Katsav: from Israeli president to convicted rapist

DNE
DNE
5 Min Read

By Moshe Katsav

JERUSALEM: Israel’s former president Moshe Katsav, who was convicted of rape on Thursday, has long been hounded by unprecedented allegations of sexual assault and harassment that shocked the Jewish state.

Katsav was formally indicted in March 2009, more than two years after the case went public, for offences committed against his employees when he served as tourism minister and president, including rape and sexual assault.

The Iranian-born bureaucrat, who rose from impoverished origins as a child immigrant to the nation’s top job, resigned in June 2007 and became a leper of the political establishment, his humiliated and loyal wife Gila in tow.

Despite strenuously professing innocence to a litany of sex and rape charges, and refusing enormous public pressure to resign for months, Katsav stepped down as part of a plea bargain that incensed women’s rights groups.

However, he later decided that instead of facing trial for lesser charges he would “fight until the truth comes out” and called the deal off.

As he read the verdict on Thursday, presiding Judge George Kara told the former president that this decision was “a grave mistake.”

Katsav, who for years embodied the working class kid made good, was Israel’s second consecutive president forced out by scandal, ending a previously respected career in disgrace.

“I did not have the strength for a legal battle… so I confessed to hugging and kissing out of fondness,” he reportedly told the tabloid-style Maariv newspaper, explaining why he signed the controversial plea bargain.

But it will be the graphic allegations from his secretary when he was tourism minister in the late 1990s, of Katsav the rapist, his “monstrous” and “split personality” and subjecting her to “terror” that will stick in the public mind.

Katsav was replaced as head of state by Nobel peace laureate and elder statesman Shimon Peres, who had lost out to the disgraced politician for the post in a 2000 vote.

Seen as a relative outsider, an unremarkable bureaucrat with an unblemished record, the fluent Farsi speaker upset the frontrunner Peres, a former premier admired worldwide, to be sworn in for a seven-year renewable term.

A member of the right-wing Likud party, he was Israel’s first conservative president — and the first born in an Islamic country — to take on the largely ceremonial functions, expected to rise above personal or factional interest.

One of eight children, Katsav was born in December 1945 and arrived in Israel three years after the 1948 war of independence in what were difficult early years as a young immigrant in the fledgling Jewish state.

He lived in the Kiryat Malachi tent camp for new arrivals south of Tel Aviv, and became the first local resident to attend Israel’s Hebrew University.

In 1969, Kiryat Malachi residents elected the 24-year-old student as their mayor — Israel’s youngest. In 1977, he joined parliament and quickly entrenched himself in the Likud.

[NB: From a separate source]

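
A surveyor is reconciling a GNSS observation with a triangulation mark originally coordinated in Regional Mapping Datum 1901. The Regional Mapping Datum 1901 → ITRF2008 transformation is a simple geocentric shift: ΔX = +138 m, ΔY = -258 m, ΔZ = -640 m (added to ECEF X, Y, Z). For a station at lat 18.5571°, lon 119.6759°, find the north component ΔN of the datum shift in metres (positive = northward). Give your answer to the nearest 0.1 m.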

Studying economics and history, he taught to help support his family before becoming Likud parliamentary chairman in the mid-1990s and serving as tourism minister and deputy premier in the government of Benjamin Netanyahu.

Considered a competent administrator within the hawkish Likud and as tourism and transport minister in the 1980s and 1990s, Katsav emerged a relative moderate after becoming head of state.

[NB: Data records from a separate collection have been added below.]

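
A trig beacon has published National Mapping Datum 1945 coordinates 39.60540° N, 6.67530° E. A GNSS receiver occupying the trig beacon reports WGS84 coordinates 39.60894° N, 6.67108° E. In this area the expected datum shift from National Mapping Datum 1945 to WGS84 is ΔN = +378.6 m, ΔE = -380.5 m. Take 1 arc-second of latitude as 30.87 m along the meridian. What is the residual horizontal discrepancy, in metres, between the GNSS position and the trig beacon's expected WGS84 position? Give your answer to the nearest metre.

Observed coordinate differences: Δφ = +0.00354°, Δλ = -0.00422°.
Converting to metres (1° lat = 111132 m, cos φ = 0.770453): observed ΔN = 393.4 m, observed ΔE = -361.3 m.
Subtracting the expected shift leaves a residual of 393.4 − (378.6) = 14.8 m north and -361.3 − (-380.5) = 19.2 m east.
Residual distance = √(14.8² + 19.2²) = 24.2 m.

24 m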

He offered to hold talks with Syrian President Bashar Al-Assad, and insisted that the late Palestinian leader Yasser Arafat had a role to play in the peace process at a time when he was spurned by then-prime minister Ariel Sharon.

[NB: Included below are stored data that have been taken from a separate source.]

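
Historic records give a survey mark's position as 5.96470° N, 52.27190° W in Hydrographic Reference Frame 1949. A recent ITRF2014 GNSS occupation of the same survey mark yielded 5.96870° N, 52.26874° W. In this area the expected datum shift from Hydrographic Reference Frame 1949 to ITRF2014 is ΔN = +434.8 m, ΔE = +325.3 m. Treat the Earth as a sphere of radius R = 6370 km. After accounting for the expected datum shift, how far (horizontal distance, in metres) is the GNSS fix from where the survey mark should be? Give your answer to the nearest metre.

Observed coordinate differences: Δφ = +0.00400°, Δλ = +0.00316°.
Converting to metres (1° lat = 111177 m, cos φ = 0.994586): observed ΔN = 444.7 m, observed ΔE = 349.4 m.
Subtracting the expected shift leaves a residual of 444.7 − (434.8) = 9.9 m north and 349.4 − (325.3) = 24.1 m east.
Residual distance = √(9.9² + 24.1²) = 26.1 m.

26 m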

Katsav was the first head of state to visit Austria, once annexed by Adolf Hitler as part of Nazi Germany, and Croatia, where an estimated 75 percent of its 40,000 Jews were killed during the World War II Holocaust.

At the funeral of Pope John Paul II in April 2005, Katsav introduced himself to the then president of Iran, who was born in the same town of Yazd. He shook Mohammad Khatami’s hand and spoke to him in Farsi.

But he also played the protocol card abroad, emphasising Israel’s “right to self-defence” and warning of rising anti-Semitism.

He has been married to Gila since 1969 and has five children.